The success of the Green House mode demonstrates the value of a central, shared, domestic-scale communal area composed of living area, an open kitchen and dining area, collectively called a ‘hearth’. Meals are prepared in the open kitchen by caregivers and shared at the common kitchen table. This shared area is typically connected to a protected outdoor space, where in the more successful settings the doors are left unlocked, and the outdoor space is used for activities and socialising (Cohen et al., 2016).  

Restricted access to common areas or shared living areas can be isolating for residents and a balance must be struck between social engagement, communal activities, and infection control. This issue pre-dates COVID-19 with Stone arguing that “Maximising quality of life for the resident while minimising transmission of infections is a known challenge facing NH staff” (Stone et al., 2015). While more research is required in this area, it is useful to consider the advice set out by the AIA (2020) to change layouts in shared spaces to facilitate social distancing or provide outdoor seating and exterior social areas for occupants and visitors. 

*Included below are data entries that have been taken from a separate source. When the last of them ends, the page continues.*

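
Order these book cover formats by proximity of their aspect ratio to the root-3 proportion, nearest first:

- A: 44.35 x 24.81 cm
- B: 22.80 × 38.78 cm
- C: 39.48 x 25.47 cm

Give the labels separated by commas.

Ratios: A = 44.35 / 24.81 ≈ 1.788; B = 38.78 / 22.80 ≈ 1.701; C = 39.48 / 25.47 ≈ 1.550.
|Δ from 1.732|: A 0.056; B 0.031; C 0.182.

B, A, C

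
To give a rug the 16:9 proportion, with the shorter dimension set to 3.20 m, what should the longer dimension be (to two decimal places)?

5.69 m

16:9 ≈ 1.77778.
Longer side = 3.20 × 1.77778 ≈ 5.6889 → 5.69 m.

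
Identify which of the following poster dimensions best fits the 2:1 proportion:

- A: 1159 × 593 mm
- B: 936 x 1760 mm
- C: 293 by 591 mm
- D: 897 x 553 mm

C

Ratios (long/short): A ≈ 1.954; B ≈ 1.880; C ≈ 2.017; D ≈ 1.622.
2:1 ≈ 2.000; option C is nearest (Δ 0.017).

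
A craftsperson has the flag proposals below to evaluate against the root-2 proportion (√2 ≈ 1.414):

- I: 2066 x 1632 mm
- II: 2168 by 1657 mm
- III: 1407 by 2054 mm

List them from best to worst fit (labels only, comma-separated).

III, II, I

Ratios: I = 2066 / 1632 ≈ 1.266; II = 2168 / 1657 ≈ 1.308; III = 2054 / 1407 ≈ 1.460.
|Δ from 1.414|: I 0.148; II 0.106; III 0.046.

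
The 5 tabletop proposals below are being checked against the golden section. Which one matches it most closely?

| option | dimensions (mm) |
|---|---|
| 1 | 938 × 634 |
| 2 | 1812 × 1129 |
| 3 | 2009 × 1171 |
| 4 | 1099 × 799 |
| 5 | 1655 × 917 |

2

Target golden ratio ≈ 1.618.
1: 1.479 (Δ0.139)  2: 1.605 (Δ0.013)  3: 1.716 (Δ0.098)  4: 1.375 (Δ0.243)  5: 1.805 (Δ0.187)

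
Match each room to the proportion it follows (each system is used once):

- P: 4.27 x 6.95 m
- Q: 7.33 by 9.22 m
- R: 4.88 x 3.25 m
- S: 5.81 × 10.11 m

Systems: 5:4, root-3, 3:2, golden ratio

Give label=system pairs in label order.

P=golden ratio, Q=5:4, R=3:2, S=root-3

Ratios: P ≈ 1.628; Q ≈ 1.258; R ≈ 1.502; S ≈ 1.740.
Targets: 5:4 ≈ 1.250; root-3 ≈ 1.732; 3:2 ≈ 1.500; golden ratio ≈ 1.618.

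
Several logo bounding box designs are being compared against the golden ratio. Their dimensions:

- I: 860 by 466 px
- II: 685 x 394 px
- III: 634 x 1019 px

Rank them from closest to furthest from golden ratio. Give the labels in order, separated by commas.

III, II, I

Ratios: I = 860 / 466 ≈ 1.845; II = 685 / 394 ≈ 1.739; III = 1019 / 634 ≈ 1.607.
|Δ from 1.618|: I 0.227; II 0.121; III 0.011.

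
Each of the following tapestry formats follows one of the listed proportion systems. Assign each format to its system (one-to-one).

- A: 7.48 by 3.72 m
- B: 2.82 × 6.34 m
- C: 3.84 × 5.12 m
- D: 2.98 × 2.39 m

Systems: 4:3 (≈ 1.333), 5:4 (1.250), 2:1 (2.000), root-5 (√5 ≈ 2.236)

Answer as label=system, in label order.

A=2:1, B=root-5, C=4:3, D=5:4

A = 7.48/3.72 ≈ 2.011 → 2:1 (2.000)
B = 6.34/2.82 ≈ 2.248 → root-5 (2.236)
C = 5.12/3.84 ≈ 1.333 → 4:3 (1.333)
D = 2.98/2.39 ≈ 1.247 → 5:4 (1.250)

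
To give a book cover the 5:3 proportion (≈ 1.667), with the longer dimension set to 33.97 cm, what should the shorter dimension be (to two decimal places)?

5:3 ≈ 1.66667.
Shorter side = 33.97 ÷ 1.66667 ≈ 20.3820 → 20.38 cm.

20.38 cm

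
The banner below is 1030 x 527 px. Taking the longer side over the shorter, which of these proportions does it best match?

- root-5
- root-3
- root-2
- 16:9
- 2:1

2:1

Ratio = 1030 / 527 ≈ 1.954.
Distances: root-5 2.236 (Δ 0.282); root-3 1.732 (Δ 0.222); root-2 1.414 (Δ 0.540); 16:9 1.778 (Δ 0.176); 2:1 2.000 (Δ 0.046).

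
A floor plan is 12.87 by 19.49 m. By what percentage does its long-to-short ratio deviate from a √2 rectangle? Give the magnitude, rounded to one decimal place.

Ratio = 19.49 / 12.87 ≈ 1.5144.
Ideal root-2 ≈ 1.4142. |1.5144 − 1.4142| / 1.4142 ≈ 7.09% → 7.1%.

7.1%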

While some settings may need to zone or group patients, it is still important to ensure there is safe walking space, especially for residents with a cognitive impairment who may ‘walk with purpose.’

(BGS, 2020)

In line with recent WHO guidelines, good ventilation is critical to reducing the transmission of COVID-19 in indoor spaces and therefore all living, kitchen, and dining areas should be well ventilated (WHO, 2021). 

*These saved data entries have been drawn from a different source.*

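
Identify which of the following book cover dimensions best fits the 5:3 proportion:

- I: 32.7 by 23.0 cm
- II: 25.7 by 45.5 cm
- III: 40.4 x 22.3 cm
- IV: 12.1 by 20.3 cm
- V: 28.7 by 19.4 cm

IV

Target 5:3 ≈ 1.667.
I: 1.422 (Δ0.245)  II: 1.770 (Δ0.103)  III: 1.812 (Δ0.145)  IV: 1.678 (Δ0.011)  V: 1.479 (Δ0.188)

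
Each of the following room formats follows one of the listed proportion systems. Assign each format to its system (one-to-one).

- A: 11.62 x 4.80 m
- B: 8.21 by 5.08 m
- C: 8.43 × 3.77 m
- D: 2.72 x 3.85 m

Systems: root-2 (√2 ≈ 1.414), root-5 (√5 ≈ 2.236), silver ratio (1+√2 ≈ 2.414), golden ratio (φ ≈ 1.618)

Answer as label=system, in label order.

Ratios: A ≈ 2.421; B ≈ 1.616; C ≈ 2.236; D ≈ 1.415.
Targets: root-2 ≈ 1.414; root-5 ≈ 2.236; silver ratio ≈ 2.414; golden ratio ≈ 1.618.

A=silver ratio, B=golden ratio, C=root-5, D=root-2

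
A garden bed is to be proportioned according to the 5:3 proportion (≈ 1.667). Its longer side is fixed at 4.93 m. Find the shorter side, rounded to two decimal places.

5:3 ≈ 1.66667.
Shorter side = 4.93 ÷ 1.66667 ≈ 2.9580 → 2.96 m.

2.96 m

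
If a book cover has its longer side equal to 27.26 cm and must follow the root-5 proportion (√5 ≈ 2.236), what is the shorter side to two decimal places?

root-5 ≈ 2.23607.
Shorter side = 27.26 ÷ 2.23607 ≈ 12.1910 → 12.19 cm.

12.19 cm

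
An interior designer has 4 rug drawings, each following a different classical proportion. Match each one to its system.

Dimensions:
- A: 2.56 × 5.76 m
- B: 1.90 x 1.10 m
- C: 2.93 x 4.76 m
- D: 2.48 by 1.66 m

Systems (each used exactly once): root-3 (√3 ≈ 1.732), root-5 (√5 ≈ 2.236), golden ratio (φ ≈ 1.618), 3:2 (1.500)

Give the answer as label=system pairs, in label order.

A=root-5, B=root-3, C=golden ratio, D=3:2

A = 5.76/2.56 ≈ 2.250 → root-5 (2.236)
B = 1.90/1.10 ≈ 1.727 → root-3 (1.732)
C = 4.76/2.93 ≈ 1.625 → golden ratio (1.618)
D = 2.48/1.66 ≈ 1.494 → 3:2 (1.500)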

Dining room is fresh, airy, and spacious and facilitates any seating arrangement.

- Family Member

Dining areas are a separate section of the living area. Whilst dining space was available to separate residents, they preferred to dine in groups together.

- Staff

My family member had meals in her bedroom during COVID-19 restrictions, but there is ample space in the upstairs dining room to socially distance residents should they choose to dine there.

- Family Member

Key Findings

in dining areas

Lack of space in dining areas across many of the case studies created difficulties in implementing social distancing measures.


Lack of space in dining areas across many of the case studies required many residents to eat in their rooms. 

Social Distancing

Lack of space in dining areas made social distancing between staff and residents difficult.